Kassi tombait de stupéfaction en stupéfaction. Son fils, son fils à lui, ce beau gaillard déjà homme, aux grands yeux noirs fendus en amande, aux cheveux blonds, à la lèvre estompée d'un fin duvet !... Il n'en revenait pas ! Vaguement, il se souvint que Smina était grosse à son départ et qu'il était parfaitement possible qu'elle eût accouché depuis le temps qu'il ne l'avait vue. C'était bien là son fils, il ne pouvait en douter: il reconnaissait ses yeux noirs avec sa tête blonde de jadis, comme il s'était vu le jour où la femme du commandant, celle qui se peignait comme une Ouled Naïl, l'avait fait entrer dans sa chambre, garnie de grandes glaces où il s'admirait.

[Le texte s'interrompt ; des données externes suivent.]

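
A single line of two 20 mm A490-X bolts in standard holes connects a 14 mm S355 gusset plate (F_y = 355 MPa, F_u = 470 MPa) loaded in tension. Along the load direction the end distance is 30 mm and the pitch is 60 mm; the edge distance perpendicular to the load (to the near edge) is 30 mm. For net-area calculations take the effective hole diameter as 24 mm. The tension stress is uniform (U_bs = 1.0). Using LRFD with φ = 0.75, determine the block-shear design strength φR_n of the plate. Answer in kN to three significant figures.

Shear plane L_v = 30 + 1·60 = 90 mm; A_gv = 90 × 14 = 1260 mm².
A_nv = (90 − 1.5·24) × 14 = 756 mm².
A_nt = (30 − 0.5·24) × 14 = 252 mm².
0.6 F_u A_nv = 213.2 kN; 0.6 F_y A_gv = 268.4 kN → shear rupture governs the shear term.
R_n = 213.2 + 1.0 × 470 × 252 / 1000 = 331.6 kN.
Design strength φR_n = 0.75 × 331.6 = 249 kN.

249 kN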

Pendant ces réflexions, le beau jeune homme courba la tête, et prenant l'unique main du sergent, la baisa et la plaça sur sa chéchia en signe de soumission. Kassi n'y tint plus bravement, à la française, comme il l'avait vu faire aux nounous du Jardin des Plantes, il saisit par l'épaule ce fils tombé du ciel et l'embrassa à pleine bouche sur les deux joues.

Le vieux Belkassem, n’y comprenant rien, regardait de plus en plus ahuri.

Le fils reconduisit alors son père à la maison de l'aïeul et toute la famille s'étant réunie, on tua, non pas le veau gras, mais un bouc d'un an qui, la nuit venue, couronna un cou­couss monumental duquel il ne resta bientôt plus que le plat d'aulne rouge.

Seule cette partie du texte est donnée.